Monday, November 19, 2012

Gorath - The Chronicles Of Khiliasmos (2012)

It is never easy to pull the plug on your band. But for Filip Dupont, the founding father of blackened doom band Gorath, it was his call to make. Alone under the moniker for nearly eight years, Dupont crafted a series of records that defied clear genre tagging. After expanding the line-up to include three other members in 2008, the arc of his work began to take shape. Over the course of six albums and twelve years, the tale of the end times has unfolded musically. But with one album left to release, the story must come to end, for both the Apokalypsis, and for Gorath itself. On "The Chronicles Of Khiliasmos," Dupont and company fail to give you the explosion you were hoping for, settling only for a final whimper.

The first part sees the band adopting a much more subdued, mature vision. With the pacing kept slow and the drum beats crushing, there is an ebb and flow. It isn't until passed the two minute point before the first sign of vocals comes in, with some devilish, agonized scream taking things down a decidedly darker road. But, unfortunately, the mix is somewhat murky, leaving the track sounding clouded at times. The low end, crowded with bass, kick drums and ringing distortion, becomes one solid mass. This leaves the vocal track feeling stilted and off center. The even greater issue is in the lack of lateral movement for a track that nearly tops the ten minute mark. A single riff does the lion's share of the heavy lifting, with very little variation. It seems likely that half the run time would have been equally effective, especially taking into account the trudging outro. Were it not for a sign of life in the final thirty seconds, it may seem as though the band had simply lost interest.

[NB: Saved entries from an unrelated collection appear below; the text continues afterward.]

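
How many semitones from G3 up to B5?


Let's work it out.
Absolute semitone position = octave×12 + chromatic position
G3: 3×12 + 7 = 43
B5: 5×12 + 11 = 71
Difference = 71 - 43 = 28
= 28 semitones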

The same can not be said for part two, which sees a far more aggressive, albeit simplistic, instrumental taking control early and often. Fans of hammering drums are sure to be satisfied, as the percussion takes a lead role through a series of rolling double kicks and oddly timed snare hits. The vocals hit a low here, with almost entirely incoherent screams and growls coating the track in a filmy haze. And with the levels favoring bass and eliminating the high end, it becomes hard to digest. It makes it that much harder to sell you on a twenty minute part 3, which is ambitious for even the best of bands. But on they march, with a single riff repeated in the quiet early going. The dominant force in the body of the piece seems to be the more traditional, down tempo doom the band had successfully experimented with on their previous release. They even take a moment to show off a softer side with some clean guitars and more delicate picking. The true failure is where things go from here; the buildup of distortion and rage never makes it back to a head, falling into a bizarrely sparing drum and scream pattern that is simply stagnant. And with nearly four minutes of distortion and effects s your last impression, the album ends on a sad note.

After the four horsemen of "Apokalypsis" had run roughshod over all of our collected minds, the hopes were high for the final installment in the Gorath catalog. But with lofty expectations, and a set of songs that never seem to be fully realized, it's as if the horsemen just got tired, and decided to head home for a night in. There is a lack of creativity, and even more than that, a lack of any sort of signature at all. The reckless guitar work of their earlier efforts is completely absent, leaving the three pieces of this saga feeling flat and uninspired. Whatever the case may be, the legacy of Gorath may be doomed to a scuff or scratch. For fans of Filip Dupont and his collected works, it might be better to pretend this one just never happened.